Not to be outdone, the excellent Chris Nuttall reports that Jeremy Fleming, the director of GCHQ, has been warning about the UK facing a “moment of reckoning” in the race to protect itself from the influence of adversaries like China and Russia. He thinks that we need to up our tech game to ensure leadership in areas such as quantum computing.
Ah, that magic word “leadership” again: the quality that ageing hegemons prize so highly.
If we don’t wise up, says the GCHQ boss, “the key technologies on which we will rely for our future prosperity and security won’t be shaped and controlled by the west”. What key technologies would that be, exactly? Why ‘AI’ (aka machine learning and facial-recognition), of course. And then there’s quantum computing which could render existing encryption methods useless. In which case all our secrets could be exposed, without — as the FT wryly puts it — “any need for a fake LinkedIn account”.
I had a LinkedIn account once, for about three days. Having concluded that it was basically a ‘spamhaus’ for business people, I deleted my account — only to find that it took me about three years to stop receiving spammy emails from it.
Bang went my chance of being recruited by Beijing. Sigh.
How The Father was made
‘The Father’ is a remarkable film about dementia that has collected a number of Oscars.
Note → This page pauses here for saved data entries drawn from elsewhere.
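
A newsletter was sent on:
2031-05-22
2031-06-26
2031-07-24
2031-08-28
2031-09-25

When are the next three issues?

All dates are Thursdays, 35, 28, 35, 28 days apart.
Specifically, the 4th Thursday of each month.
4th Thursday of October 2031: 2031-10-23.
November 2031 — 4th Thursday is 2031-11-27.
4th Thursday of December 2031: 2031-12-25.

2031-10-23, 2031-11-27, 2031-12-25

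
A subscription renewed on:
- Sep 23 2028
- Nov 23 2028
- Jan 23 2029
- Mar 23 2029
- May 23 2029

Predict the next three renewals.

Jul 23 2029, Sep 23 2029, Nov 23 2029

Each date is the 23rd; the gaps (61, 61, 59, 61) track the month lengths.
The rule is the 23rd of every 2 months.
July 2029: Jul 23 2029.
Next: September 2029 → Sep 23 2029.
Next: November 2029 → Nov 23 2029.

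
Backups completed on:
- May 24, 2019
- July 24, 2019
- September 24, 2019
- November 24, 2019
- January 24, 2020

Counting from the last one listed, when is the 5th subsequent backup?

Gaps: 61, 62, 61, 61 days — not constant. Every event is on the 24th of the month.
Pattern: the 24th of every 2 months.
March 2020: March 24, 2020.
Next: May 2020 → May 24, 2020.
July 2020: July 24, 2020.
September 2020: September 24, 2020.
November 2020: November 24, 2020.

November 24, 2020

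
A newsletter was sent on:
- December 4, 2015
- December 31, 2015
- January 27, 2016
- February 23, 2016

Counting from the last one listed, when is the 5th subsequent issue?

July 7, 2016

Every event comes 27 days after the last (27, 27, 27).
February 23, 2016 + 27 days = March 21, 2016.
March 21, 2016 + 27 days = April 17, 2016.
April 17, 2016 + 27 days = May 14, 2016.
May 14, 2016 + 27 days = June 10, 2016.
June 10, 2016 + 27 days = July 7, 2016.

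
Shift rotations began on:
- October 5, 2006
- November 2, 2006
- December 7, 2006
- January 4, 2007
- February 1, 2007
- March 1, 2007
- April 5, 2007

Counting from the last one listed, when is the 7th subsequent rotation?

November 1, 2007

Gaps: 28, 35, 28, 28, 28, 35 days — a mix of 28 and 35. Every date is a Thursday.
Each is the 1st Thursday of its month.
1st Thursday of May 2007: May 3, 2007.
1st Thursday of June 2007: June 7, 2007.
July 2007 — 1st Thursday is July 5, 2007.
1st Thursday of August 2007: August 2, 2007.
September 2007 — 1st Thursday is September 6, 2007.
October 2007 — 1st Thursday is October 4, 2007.
1st Thursday of November 2007: November 1, 2007.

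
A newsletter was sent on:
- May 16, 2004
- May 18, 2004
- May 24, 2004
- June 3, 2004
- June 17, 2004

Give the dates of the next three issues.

Gaps: 2, 6, 10, 14 days — each gap is 4 larger than the previous one.
Next gap: 18 days. June 17, 2004 + 18 days = July 5, 2004.
Next gap: 22 days. July 5, 2004 + 22 days = July 27, 2004.
Next gap: 26 days. July 27, 2004 + 26 days = August 22, 2004.

July 5, 2004; July 27, 2004; August 22, 2004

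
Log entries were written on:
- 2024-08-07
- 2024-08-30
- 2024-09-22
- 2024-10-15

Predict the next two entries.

The spacing is 23, 23, 23 days — always 23 days.
2024-10-15 + 23 days = 2024-11-07.
2024-11-07 + 23 days = 2024-11-30.

2024-11-07, 2024-11-30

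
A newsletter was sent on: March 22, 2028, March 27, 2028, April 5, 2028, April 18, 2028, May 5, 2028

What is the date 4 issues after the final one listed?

Intervals are 5, 9, 13, 17 days — an arithmetic progression with common difference 4.
Next gap: 21 days. May 5, 2028 + 21 days = May 26, 2028.
Next gap: 25 days. May 26, 2028 + 25 days = June 20, 2028.
Next gap: 29 days. June 20, 2028 + 29 days = July 19, 2028.
Next gap: 33 days. July 19, 2028 + 33 days = August 21, 2028.

August 21, 2028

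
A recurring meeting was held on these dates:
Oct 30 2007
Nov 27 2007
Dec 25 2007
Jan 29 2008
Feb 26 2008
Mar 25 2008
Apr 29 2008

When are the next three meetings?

These are Tuesdays with 28, 28, 35, 28, 28, 35-day gaps.
Each is the final Tuesday of its month — Oct 30 2007 is past the 28th, so '4th Tuesday' doesn't fit.
Last Tuesday of May 2008: May 27 2008.
June 2008 ends with Tuesday Jun 24 2008.
Last Tuesday of July 2008: Jul 29 2008.

May 27 2008, Jun 24 2008, Jul 29 2008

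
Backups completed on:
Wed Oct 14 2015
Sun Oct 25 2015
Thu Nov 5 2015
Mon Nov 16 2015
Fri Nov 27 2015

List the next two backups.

Gaps between consecutive events: 11, 11, 11, 11 days — a constant 11-day interval.
Fri Nov 27 2015 + 11 days = Tue Dec 8 2015.
Tue Dec 8 2015 + 11 days = Sat Dec 19 2015.

Tue Dec 8 2015, Sat Dec 19 2015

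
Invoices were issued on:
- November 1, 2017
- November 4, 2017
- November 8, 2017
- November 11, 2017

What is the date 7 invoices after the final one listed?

December 6, 2017

Gaps: 3, 4, 3 days — not constant, but cyclic with period 2.
The events fall on every Wednesday and Saturday.
The following Wednesday is November 15, 2017.
Next Saturday: November 18, 2017.
The following Wednesday is November 22, 2017.
The following Saturday is November 25, 2017.
Next Wednesday: November 29, 2017.
The following Saturday is December 2, 2017.
The following Wednesday is December 6, 2017.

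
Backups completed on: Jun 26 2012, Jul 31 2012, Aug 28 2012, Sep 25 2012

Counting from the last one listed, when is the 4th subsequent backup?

Jan 29 2013

These are Tuesdays with 35, 28, 28-day gaps.
Each is the final Tuesday of its month — Jul 31 2012 is past the 28th, so '4th Tuesday' doesn't fit.
Last Tuesday of October 2012: Oct 30 2012.
Last Tuesday of November 2012: Nov 27 2012.
December 2012 ends with Tuesday Dec 25 2012.
Last Tuesday of January 2013: Jan 29 2013.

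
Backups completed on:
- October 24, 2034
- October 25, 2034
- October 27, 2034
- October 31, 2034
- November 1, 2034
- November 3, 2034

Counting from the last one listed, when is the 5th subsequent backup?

November 15, 2034

Every event lands on a Tuesday or Wednesday or Friday (gaps cycle 1, 2, 4, 1, 2).
So the schedule is: every Tuesday, Wednesday and Friday.
Next Tuesday: November 7, 2034.
Next Wednesday: November 8, 2034.
Next Friday: November 10, 2034.
Next Tuesday: November 14, 2034.
Next Wednesday: November 15, 2034.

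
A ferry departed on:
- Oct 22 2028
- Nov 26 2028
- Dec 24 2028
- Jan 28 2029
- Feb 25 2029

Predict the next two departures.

Gaps: 35, 28, 35, 28 days — a mix of 28 and 35. Every date is a Sunday.
Each is the 4th Sunday of its month.
March 2029 — 4th Sunday is Mar 25 2029.
4th Sunday of April 2029: Apr 22 2029.

Mar 25 2029, Apr 22 2029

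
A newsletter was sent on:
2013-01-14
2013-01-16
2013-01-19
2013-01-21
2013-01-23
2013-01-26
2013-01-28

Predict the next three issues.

2013-01-30, 2013-02-02, 2013-02-04

Gaps: 2, 3, 2, 2, 3, 2 days — not constant, but cyclic with period 3.
The events fall on every Monday, Wednesday and Saturday.
Next Wednesday: 2013-01-30.
The following Saturday is 2013-02-02.
The following Monday is 2013-02-04.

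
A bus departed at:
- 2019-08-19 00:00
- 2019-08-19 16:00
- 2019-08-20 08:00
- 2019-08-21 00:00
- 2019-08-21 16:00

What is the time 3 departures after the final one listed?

2019-08-23 16:00

The interval is a steady 16 hours (16, 16, 16, 16).
2019-08-21 16:00 + 16 h = 2019-08-22 08:00.
2019-08-22 08:00 + 16 h = 2019-08-23 00:00.
2019-08-23 00:00 + 16 h = 2019-08-23 16:00.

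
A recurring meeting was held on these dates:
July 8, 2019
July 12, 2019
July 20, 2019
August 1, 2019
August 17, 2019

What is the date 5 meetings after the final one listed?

January 4, 2020

Intervals are 4, 8, 12, 16 days — an arithmetic progression with common difference 4.
Next gap: 20 days. August 17, 2019 + 20 days = September 6, 2019.
Next gap: 24 days. September 6, 2019 + 24 days = September 30, 2019.
Next gap: 28 days. September 30, 2019 + 28 days = October 28, 2019.
Next gap: 32 days. October 28, 2019 + 32 days = November 29, 2019.
Next gap: 36 days. November 29, 2019 + 36 days = January 4, 2020.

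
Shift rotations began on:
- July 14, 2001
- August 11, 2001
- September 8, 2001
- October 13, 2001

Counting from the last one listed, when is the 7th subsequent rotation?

May 11, 2002

These are Saturdays at 28- or 35-day spacing (28, 28, 35).
The pattern: 2nd Saturday of the month.
November 2001 — 2nd Saturday is November 10, 2001.
2nd Saturday of December 2001: December 8, 2001.
January 2002 — 2nd Saturday is January 12, 2002.
February 2002 — 2nd Saturday is February 9, 2002.
2nd Saturday of March 2002: March 9, 2002.
April 2002 — 2nd Saturday is April 13, 2002.
May 2002 — 2nd Saturday is May 11, 2002.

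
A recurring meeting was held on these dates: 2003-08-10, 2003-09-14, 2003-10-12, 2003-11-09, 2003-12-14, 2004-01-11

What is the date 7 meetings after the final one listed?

Gaps: 35, 28, 28, 35, 28 days — a mix of 28 and 35. Every date is a Sunday.
Each is the 2nd Sunday of its month.
February 2004 — 2nd Sunday is 2004-02-08.
2nd Sunday of March 2004: 2004-03-14.
2nd Sunday of April 2004: 2004-04-11.
2nd Sunday of May 2004: 2004-05-09.
June 2004 — 2nd Sunday is 2004-06-13.
2nd Sunday of July 2004: 2004-07-11.
August 2004 — 2nd Sunday is 2004-08-08.

2004-08-08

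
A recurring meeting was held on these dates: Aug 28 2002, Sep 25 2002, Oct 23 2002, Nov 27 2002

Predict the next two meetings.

Dec 25 2002, Jan 22 2003

These are Wednesdays at 28- or 35-day spacing (28, 28, 35).
The pattern: 4th Wednesday of the month.
4th Wednesday of December 2002: Dec 25 2002.
4th Wednesday of January 2003: Jan 22 2003.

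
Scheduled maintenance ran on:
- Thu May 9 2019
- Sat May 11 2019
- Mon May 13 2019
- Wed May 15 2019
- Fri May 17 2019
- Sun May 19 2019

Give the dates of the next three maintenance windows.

The spacing is 2, 2, 2, 2, 2 days — always 2 days.
Sun May 19 2019 + 2 days = Tue May 21 2019.
Tue May 21 2019 + 2 days = Thu May 23 2019.
Thu May 23 2019 + 2 days = Sat May 25 2019.

Tue May 21 2019, Thu May 23 2019, Sat May 25 2019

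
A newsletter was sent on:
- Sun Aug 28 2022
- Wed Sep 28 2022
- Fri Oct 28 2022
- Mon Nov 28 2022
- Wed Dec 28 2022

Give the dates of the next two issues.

Each date is the 28th; the gaps (31, 30, 31, 30) track the month lengths.
The rule is the 28th of each month.
Next: January 2023 → Sat Jan 28 2023.
Next: February 2023 → Tue Feb 28 2023.

Sat Jan 28 2023, Tue Feb 28 2023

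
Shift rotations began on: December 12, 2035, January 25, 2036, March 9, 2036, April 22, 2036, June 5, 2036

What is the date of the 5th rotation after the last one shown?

January 11, 2037

Gaps between consecutive events: 44, 44, 44, 44 days — a constant 44-day interval.
June 5, 2036 + 44 days = July 19, 2036.
July 19, 2036 + 44 days = September 1, 2036.
September 1, 2036 + 44 days = October 15, 2036.
October 15, 2036 + 44 days = November 28, 2036.
November 28, 2036 + 44 days = January 11, 2037.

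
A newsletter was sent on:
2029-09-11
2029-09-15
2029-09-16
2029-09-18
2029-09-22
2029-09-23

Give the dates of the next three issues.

Gaps: 4, 1, 2, 4, 1 days — not constant, but cyclic with period 3.
The events fall on every Tuesday, Saturday and Sunday.
The following Tuesday is 2029-09-25.
The following Saturday is 2029-09-29.
Next Sunday: 2029-09-30.

2029-09-25, 2029-09-29, 2029-09-30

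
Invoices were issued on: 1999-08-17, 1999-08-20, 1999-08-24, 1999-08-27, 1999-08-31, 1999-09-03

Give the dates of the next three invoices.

1999-09-07, 1999-09-10, 1999-09-14

Gaps: 3, 4, 3, 4, 3 days — not constant, but cyclic with period 2.
The events fall on every Tuesday and Friday.
Next Tuesday: 1999-09-07.
Next Friday: 1999-09-10.
Next Tuesday: 1999-09-14.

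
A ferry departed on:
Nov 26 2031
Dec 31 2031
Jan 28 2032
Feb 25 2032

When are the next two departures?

Mar 31 2032, Apr 28 2032

These are Wednesdays with 35, 28, 28-day gaps.
Each is the final Wednesday of its month — Dec 31 2031 is past the 28th, so '4th Wednesday' doesn't fit.
Last Wednesday of March 2032: Mar 31 2032.
Last Wednesday of April 2032: Apr 28 2032.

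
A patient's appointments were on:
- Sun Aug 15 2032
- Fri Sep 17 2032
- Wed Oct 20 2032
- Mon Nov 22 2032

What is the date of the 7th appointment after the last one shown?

Every event comes 33 days after the last (33, 33, 33).
Mon Nov 22 2032 + 33 days = Sat Dec 25 2032.
Sat Dec 25 2032 + 33 days = Thu Jan 27 2033.
Thu Jan 27 2033 + 33 days = Tue Mar 1 2033.
Tue Mar 1 2033 + 33 days = Sun Apr 3 2033.
Sun Apr 3 2033 + 33 days = Fri May 6 2033.
Fri May 6 2033 + 33 days = Wed Jun 8 2033.
Wed Jun 8 2033 + 33 days = Mon Jul 11 2033.

Mon Jul 11 2033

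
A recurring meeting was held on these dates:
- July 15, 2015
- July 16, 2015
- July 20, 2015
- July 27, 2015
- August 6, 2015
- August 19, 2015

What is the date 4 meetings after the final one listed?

Intervals are 1, 4, 7, 10, 13 days — an arithmetic progression with common difference 3.
Next gap: 16 days. August 19, 2015 + 16 days = September 4, 2015.
Next gap: 19 days. September 4, 2015 + 19 days = September 23, 2015.
Next gap: 22 days. September 23, 2015 + 22 days = October 15, 2015.
Next gap: 25 days. October 15, 2015 + 25 days = November 9, 2015.

November 9, 2015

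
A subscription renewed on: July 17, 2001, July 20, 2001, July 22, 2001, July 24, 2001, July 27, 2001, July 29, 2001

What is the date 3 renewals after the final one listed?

Every event lands on a Tuesday or Friday or Sunday (gaps cycle 3, 2, 2, 3, 2).
So the schedule is: every Tuesday, Friday and Sunday.
Next Tuesday: July 31, 2001.
Next Friday: August 3, 2001.
The following Sunday is August 5, 2001.

August 5, 2001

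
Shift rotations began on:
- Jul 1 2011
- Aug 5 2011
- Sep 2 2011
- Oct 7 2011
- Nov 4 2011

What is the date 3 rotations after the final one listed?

Feb 3 2012

Gaps: 35, 28, 35, 28 days — a mix of 28 and 35. Every date is a Friday.
Each is the 1st Friday of its month.
December 2011 — 1st Friday is Dec 2 2011.
January 2012 — 1st Friday is Jan 6 2012.
1st Friday of February 2012: Feb 3 2012.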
Judging from the trailer it looks like a worthy winner. It stars Anthony Hopkins as an elderly man with dementia who lives alone in London and has refused another nurse that his daughter Anne (brilliantly played by Olivia Colman) has set up for him. Exuberant and independent, Anthony is struggling as his memory begins to slip. Anne announces she is moving to Paris with a new boyfriend, but later in the living room Anthony sees a stranger claiming to be Anne’s husband. Who is this man? Confusion sets in…
After watching the trailer I came on a lovely conversation between the film’s Director, Florian Zeller, Olivia Colman and Anthony Hopkins. Well worth viewing.
Trust in news and in those who provide it
The Reuters Institute in Oxford has published a fine report on an investigation its researchers conducted into the extent to which citizens of four countries (Brazil, India, the UK, and the US) trust or mistrust news. The investigation was qualitative, not quantitative, (mostly by using focus groups) but in a way that makes it more illuminating because it captures nuances that statistical surveys miss.
It’s long but worth a read if you’re interested (as I am) in trustworthiness of media. And it includes a neat Venn diagram that captures the essence of the conversations.